(Louis’nin ağzından)
Gece olmasına rağmen Harry odadan çıkmamıştı. Bunlar ne yapıyordu içeride? Çok merak etmiştim. Yavaş adımlarla Kristen’ın odasından içeri girdim ve onları masanın başında uyuklamış halde buldum. Çok komiklerdi! Bu anı ölümsüzleştirmek için telefonumu çıkardım ve onlara yaklaştım. Fotoğraflarını çektikten sonra gülümsedim. Bunlar birbirlerine çok yakışıyordu. Hiçbir şey olmamış gibi Harry ve Kristen’ı dürtüp uyandırdım.
(Kristen’ın ağzından)
Gözlerimi açtığımda bize 32 diş sırıtan bir Louis ile karşılaşmıştım.

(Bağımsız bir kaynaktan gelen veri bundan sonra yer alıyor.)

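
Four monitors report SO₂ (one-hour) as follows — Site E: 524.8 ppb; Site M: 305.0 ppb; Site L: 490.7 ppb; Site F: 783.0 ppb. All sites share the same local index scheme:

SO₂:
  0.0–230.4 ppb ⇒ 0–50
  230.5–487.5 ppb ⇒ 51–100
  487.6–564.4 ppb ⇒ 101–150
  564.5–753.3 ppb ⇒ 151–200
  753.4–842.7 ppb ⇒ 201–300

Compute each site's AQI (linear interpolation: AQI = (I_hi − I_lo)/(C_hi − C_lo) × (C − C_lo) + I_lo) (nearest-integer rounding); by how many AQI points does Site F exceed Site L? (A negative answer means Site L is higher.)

Site E: 524.8 lies in 487.6–564.4, so I_lo=101, I_hi=150, C_lo=487.6, C_hi=564.4.
(150−101)/(564.4−487.6) × (524.8−487.6) + 101 = 49/76.8 × 37.2 + 101 ≈ 124.73 → 125.
Site M: 305.0 lies in 230.5–487.5, so I_lo=51, I_hi=100, C_lo=230.5, C_hi=487.5.
(100−51)/(487.5−230.5) × (305.0−230.5) + 51 = 49/257.0 × 74.5 + 51 ≈ 65.20 → 65.
Site L: 490.7 ∈ [487.6, 564.4] ↔ index [101, 150].
101 + (490.7−487.6)·(150−101)/(564.4−487.6) = 101 + 3.1·49/76.8 ≈ 102.98, so AQI = 103.
Site F: row 753.4–842.7 (AQI 201–300). (300−201)·(783.0−753.4)/(842.7−753.4) + 201 = 99·29.6/89.3 + 201 ≈ 233.82 → 234.
AQIs: Site E=125, Site M=65, Site L=103, Site F=234. Site F (234) − Site L (103) = 131.

131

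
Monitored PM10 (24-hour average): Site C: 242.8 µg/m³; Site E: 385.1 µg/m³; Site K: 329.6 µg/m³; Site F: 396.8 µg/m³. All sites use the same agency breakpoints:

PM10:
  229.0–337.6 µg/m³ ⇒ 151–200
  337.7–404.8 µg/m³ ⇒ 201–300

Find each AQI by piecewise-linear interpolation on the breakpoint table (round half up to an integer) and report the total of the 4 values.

Site C: row 229.0–337.6 (AQI 151–200). (200−151)·(242.8−229.0)/(337.6−229.0) + 151 = 49·13.8/108.6 + 151 ≈ 157.23 → 157.
Site E 385.1: bracket 337.7–404.8 → index 201–300; slope 99/67.1, offset 47.4.
AQI = 201 + 99/67.1·47.4 ≈ 270.93 ⇒ 271.
Site K: 329.6 ∈ [229.0, 337.6] ↔ index [151, 200].
151 + (329.6−229.0)·(200−151)/(337.6−229.0) = 151 + 100.6·49/108.6 ≈ 196.39, so AQI = 196.
Site F: 396.8 ∈ [337.7, 404.8] ↔ index [201, 300].
201 + (396.8−337.7)·(300−201)/(404.8−337.7) = 201 + 59.1·99/67.1 ≈ 288.20, so AQI = 288.
AQIs: Site C=157, Site E=271, Site K=196, Site F=288. Sum = 157 + 271 + 196 + 288 = 912.

912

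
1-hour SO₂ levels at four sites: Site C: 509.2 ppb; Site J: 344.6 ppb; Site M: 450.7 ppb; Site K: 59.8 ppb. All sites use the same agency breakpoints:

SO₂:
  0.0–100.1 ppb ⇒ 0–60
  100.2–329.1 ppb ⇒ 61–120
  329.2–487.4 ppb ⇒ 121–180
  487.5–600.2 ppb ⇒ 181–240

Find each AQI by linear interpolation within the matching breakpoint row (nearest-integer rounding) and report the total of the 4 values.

Site C 509.2: bracket 487.5–600.2 → index 181–240; slope 59/112.7, offset 21.7.
AQI = 181 + 59/112.7·21.7 ≈ 192.36 ⇒ 192.
Site J: row 329.2–487.4 (AQI 121–180). (180−121)·(344.6−329.2)/(487.4−329.2) + 121 = 59·15.4/158.2 + 121 ≈ 126.74 → 127.
Site M: 450.7 lies in 329.2–487.4, so I_lo=121, I_hi=180, C_lo=329.2, C_hi=487.4.
(180−121)/(487.4−329.2) × (450.7−329.2) + 121 = 59/158.2 × 121.5 + 121 ≈ 166.31 → 166.
Site K: 59.8 lies in 0.0–100.1, so I_lo=0, I_hi=60, C_lo=0.0, C_hi=100.1.
(60−0)/(100.1−0.0) × (59.8−0.0) + 0 = 60/100.1 × 59.8 + 0 ≈ 35.84 → 36.
AQIs: Site C=192, Site J=127, Site M=166, Site K=36. Sum = 192 + 127 + 166 + 36 = 521.

521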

Harry ise benim gibi şaşkındı. Ne halt ediyordu Louis odamda? Ah tabi, biricik sevgilisine bakmaya gelmiştir, diye düşünüp sırıttım.
“Herkes yataklara,” derken Harry’ye bakmıştı Louis. Harry’nin odadan çıkmasını beklemeden odadan çıktı ve Harry de ayaklandı. Odamdan çıkmadan kolundan tuttum.
“Çalıştırdığın için teşekkürler.”
“A almazsan kafanı kırarım,” dedi gülerek.
Bayan Hale sınav kağıdını önüme koyduğunda sorulara şöyle bir göz atmıştım. Bunlar çok kolaydı. Öyle gözüküyordu. Soruları yapmaya başladım. Hepsini yapmıştım. Sınav bittiğinde kağıdımı verdim ve eve gittim. Öğleden sonra bir geometri dersim vardı ve kitabımı çantama yerleştirdim. Evde kimsenin olmaması onların provaya gittiğini düşünmemi sağlamıştı. Harry bile sınava girmemişti. Bayan Hale’nin söylediği son şey ise öğleden sonraki derste –yani bugünkü ders- sınav sonuçlarını açıklayabileceğiydi. Sınıfa gidip yerime oturdum ve zilin çalmasını bekledim.